The festive mood is sure to be heightened later this month when McWilliams entertains at his annual Thanksgiving feast.

“I love Thanksgiving,” he says. “Christmas is more hectic, all the rushing around and buying things. Thanksgiving is relaxing. It’s all about food and getting together the people you like. That’s the best kind of holiday.”

McWilliams’ guests seldom go away hungry. For 17 years he was the proprietor of Mainly Pasta, a popular, gourmet takeout and wine shop on West Main Street.

He says he opened the store on a whim. “I’d been going to New York City pretty regularly and noticed all the carryout food places,” he says of his foray into fine foods. “I thought, Richmond is ready for a fresh pasta store. It was an instant hit, and business just got better and better.”

He had never cooked professionally, but he wasn’t totally surprised at his success. “I’m a strong believer that things are floating in the air and you just have to pick up on them,” he says philosophically. (He sold the business in 1999. Mainly Pasta is scheduled to open under a third ownership later this year).

McWilliams’ guests can expect a traditional Thanksgiving spread, he says. “I always do the turkey [cooked on an outdoor gas grill after soaking it in water and seasonings overnight] and then add interesting side dishes.”
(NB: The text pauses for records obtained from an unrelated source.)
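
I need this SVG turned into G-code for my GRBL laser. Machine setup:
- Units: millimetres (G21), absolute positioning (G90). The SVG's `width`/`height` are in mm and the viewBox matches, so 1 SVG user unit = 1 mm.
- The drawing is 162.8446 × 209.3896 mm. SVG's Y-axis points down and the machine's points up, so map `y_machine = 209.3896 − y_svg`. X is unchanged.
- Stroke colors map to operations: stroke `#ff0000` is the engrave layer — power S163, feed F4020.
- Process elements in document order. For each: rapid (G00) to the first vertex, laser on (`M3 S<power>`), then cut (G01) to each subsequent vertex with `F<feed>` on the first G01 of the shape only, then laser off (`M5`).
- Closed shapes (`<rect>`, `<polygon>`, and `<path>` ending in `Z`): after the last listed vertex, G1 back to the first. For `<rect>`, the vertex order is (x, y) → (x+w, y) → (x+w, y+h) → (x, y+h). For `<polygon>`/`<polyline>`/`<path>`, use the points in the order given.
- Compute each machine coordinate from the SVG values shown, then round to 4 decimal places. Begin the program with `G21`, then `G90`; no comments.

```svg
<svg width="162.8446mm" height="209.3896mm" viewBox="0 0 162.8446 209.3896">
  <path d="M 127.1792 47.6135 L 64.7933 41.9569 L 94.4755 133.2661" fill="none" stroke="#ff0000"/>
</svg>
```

G21
G90
G00 X127.1792 Y161.7761
M3 S163
G01 X64.7933 Y167.4327 F4020
G01 X94.4755 Y76.1235
M5

1 u = 1 mm; y_m = 209.3896 − y.

[1] `<path>` open polyline, #ff0000→engrave S163 F4020: (127.1792,161.7761) → (64.7933,167.4327) → (94.4755,76.1235)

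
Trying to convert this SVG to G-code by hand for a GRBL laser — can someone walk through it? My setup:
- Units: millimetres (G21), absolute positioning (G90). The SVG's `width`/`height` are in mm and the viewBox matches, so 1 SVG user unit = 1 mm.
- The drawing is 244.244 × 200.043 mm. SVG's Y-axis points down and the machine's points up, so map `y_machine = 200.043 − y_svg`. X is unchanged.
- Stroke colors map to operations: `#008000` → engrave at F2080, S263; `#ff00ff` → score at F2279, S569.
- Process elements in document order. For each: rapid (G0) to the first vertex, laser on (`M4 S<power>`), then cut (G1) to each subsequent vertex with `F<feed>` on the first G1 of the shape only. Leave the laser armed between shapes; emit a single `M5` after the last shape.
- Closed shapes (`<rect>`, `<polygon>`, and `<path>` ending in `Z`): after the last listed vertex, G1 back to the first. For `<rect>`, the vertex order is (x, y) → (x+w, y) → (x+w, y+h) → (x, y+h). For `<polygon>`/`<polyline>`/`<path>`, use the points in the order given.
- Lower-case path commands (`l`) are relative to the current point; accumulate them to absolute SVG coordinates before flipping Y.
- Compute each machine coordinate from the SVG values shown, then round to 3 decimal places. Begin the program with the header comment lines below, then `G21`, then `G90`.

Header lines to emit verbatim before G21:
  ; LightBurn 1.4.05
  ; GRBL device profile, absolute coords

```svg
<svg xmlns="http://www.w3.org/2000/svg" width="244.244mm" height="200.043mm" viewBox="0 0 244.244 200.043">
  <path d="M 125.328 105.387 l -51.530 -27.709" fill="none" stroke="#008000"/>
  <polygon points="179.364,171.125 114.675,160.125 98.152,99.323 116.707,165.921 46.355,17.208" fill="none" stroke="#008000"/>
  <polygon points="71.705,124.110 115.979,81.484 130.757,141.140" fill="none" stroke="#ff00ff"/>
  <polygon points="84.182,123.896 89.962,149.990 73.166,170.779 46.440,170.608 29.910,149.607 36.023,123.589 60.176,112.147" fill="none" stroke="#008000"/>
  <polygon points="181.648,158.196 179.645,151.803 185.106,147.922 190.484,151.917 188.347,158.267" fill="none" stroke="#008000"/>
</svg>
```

viewBox `0 0 244.244 200.043` with mm width/height → 1 unit = 1 mm. Flip: y_m = 200.043 − y_svg.

**Shape 1** — `<path>` line segment, stroke `#008000` → engrave (S263, F2080). Machine vertices: (125.328,94.656) → (73.798,122.365). Open path.

**Shape 2** — `<polygon>` closed polygon, stroke `#008000` → engrave (S263, F2080). Machine vertices: (179.364,28.918) → (114.675,39.918) → (98.152,100.720) → (116.707,34.122) → (46.355,182.835) → (179.364,28.918). Closed: final G1 returns to the first vertex.

**Shape 3** — `<polygon>` regular polygon, stroke `#ff00ff` → score (S569, F2279). Machine vertices: (71.705,75.933) → (115.979,118.559) → (130.757,58.903) → (71.705,75.933). Closed: final G1 returns to the first vertex.

**Shape 4** — `<polygon>` regular polygon, stroke `#008000` → engrave (S263, F2080). Machine vertices: (84.182,76.147) → (89.962,50.053) → (73.166,29.264) → (46.440,29.435) → (29.910,50.436) → (36.023,76.454) → (60.176,87.896) → (84.182,76.147). Closed: final G1 returns to the first vertex.

**Shape 5** — `<polygon>` regular polygon, stroke `#008000` → engrave (S263, F2080). Machine vertices: (181.648,41.847) → (179.645,48.240) → (185.106,52.121) → (190.484,48.126) → (188.347,41.776) → (181.648,41.847). Closed: final G1 returns to the first vertex.

; LightBurn 1.4.05
; GRBL device profile, absolute coords
G21
G90
G0 X125.328 Y94.656
M4 S263
G1 X73.798 Y122.365 F2080
G0 X179.364 Y28.918
M4 S263
G1 X114.675 Y39.918 F2080
G1 X98.152 Y100.720
G1 X116.707 Y34.122
G1 X46.355 Y182.835
G1 X179.364 Y28.918
G0 X71.705 Y75.933
M4 S569
G1 X115.979 Y118.559 F2279
G1 X130.757 Y58.903
G1 X71.705 Y75.933
G0 X84.182 Y76.147
M4 S263
G1 X89.962 Y50.053 F2080
G1 X73.166 Y29.264
G1 X46.440 Y29.435
G1 X29.910 Y50.436
G1 X36.023 Y76.454
G1 X60.176 Y87.896
G1 X84.182 Y76.147
G0 X181.648 Y41.847
M4 S263
G1 X179.645 Y48.240 F2080
G1 X185.106 Y52.121
G1 X190.484 Y48.126
G1 X188.347 Y41.776
G1 X181.648 Y41.847
M5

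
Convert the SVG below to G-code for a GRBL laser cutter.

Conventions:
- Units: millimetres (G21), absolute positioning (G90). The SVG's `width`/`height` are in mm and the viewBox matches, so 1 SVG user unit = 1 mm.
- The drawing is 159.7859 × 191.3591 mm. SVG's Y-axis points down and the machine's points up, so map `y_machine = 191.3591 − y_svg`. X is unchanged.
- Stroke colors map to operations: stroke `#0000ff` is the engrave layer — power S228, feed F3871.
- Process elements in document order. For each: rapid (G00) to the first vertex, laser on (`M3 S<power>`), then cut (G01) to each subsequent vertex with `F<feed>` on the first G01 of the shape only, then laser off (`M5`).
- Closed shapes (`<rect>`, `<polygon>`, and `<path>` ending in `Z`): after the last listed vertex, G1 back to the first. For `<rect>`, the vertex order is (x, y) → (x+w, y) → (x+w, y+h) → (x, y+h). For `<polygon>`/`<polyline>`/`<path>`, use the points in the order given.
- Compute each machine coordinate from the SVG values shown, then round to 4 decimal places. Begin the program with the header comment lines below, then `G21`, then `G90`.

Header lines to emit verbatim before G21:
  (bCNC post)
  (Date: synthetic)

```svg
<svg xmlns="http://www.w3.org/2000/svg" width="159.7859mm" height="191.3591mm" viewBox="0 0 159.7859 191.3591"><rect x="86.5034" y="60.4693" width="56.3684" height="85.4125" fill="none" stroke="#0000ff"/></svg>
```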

In past years the complements have included oyster dressing, roasted root vegetables (carrots, parsnips, celery root, turnips, rutabaga) and corn pudding. One year he served a casserole composed of three or four different mushrooms.

“I have to add something different every year,” McWilliams says, “because I have the same people every year.”

For dessert, however, his guests can expect a perennial favorite, a Frangelica pumpkin cheesecake. The meal will be accompanied by a series of wines.

Although the Thanksgiving menu will be grounded in updated tradition, the table setting will have a decidedly modernist — and autumnal — twist. McWilliams collects Raymor pottery, a rare, handmade design that appears organic in a Sputnik kind of way, and has finishes in rich earth tones — green, off-white and golden brown. The line was manufactured for just one year (in 1950) by Roseville Pottery, a studio more famous for its colorful and busy floral patterns. The designer of Raymor was Ben Siebel, a student of 20th-century design, and home furnishings guru Russell Wright. McWilliams’ stainless-steel flatware is a Russell Wright design reissued by Oneida. He’ll use simple stemware for both wine and water.

As darkness falls on the Thanksgiving scene, guests will gaze out over the garden. Its permanent lighting will highlight not only the plants and trees, but also an impressive, skeletal, metal sculpture by Richmond-based artist Tom Chenowith. Gas torches will add extra warmth and glow.

Amid his preliminary culinary preparations for the holidays, McWilliams receives some good news about his latest printmaking project: The Asian paper he has been anxiously seeking has been located. “I found a supplier in Asheville, and the ink is on the way,” he says excitedly. “So I’m ready to go.”

The new studio will see considerable action in the coming weeks.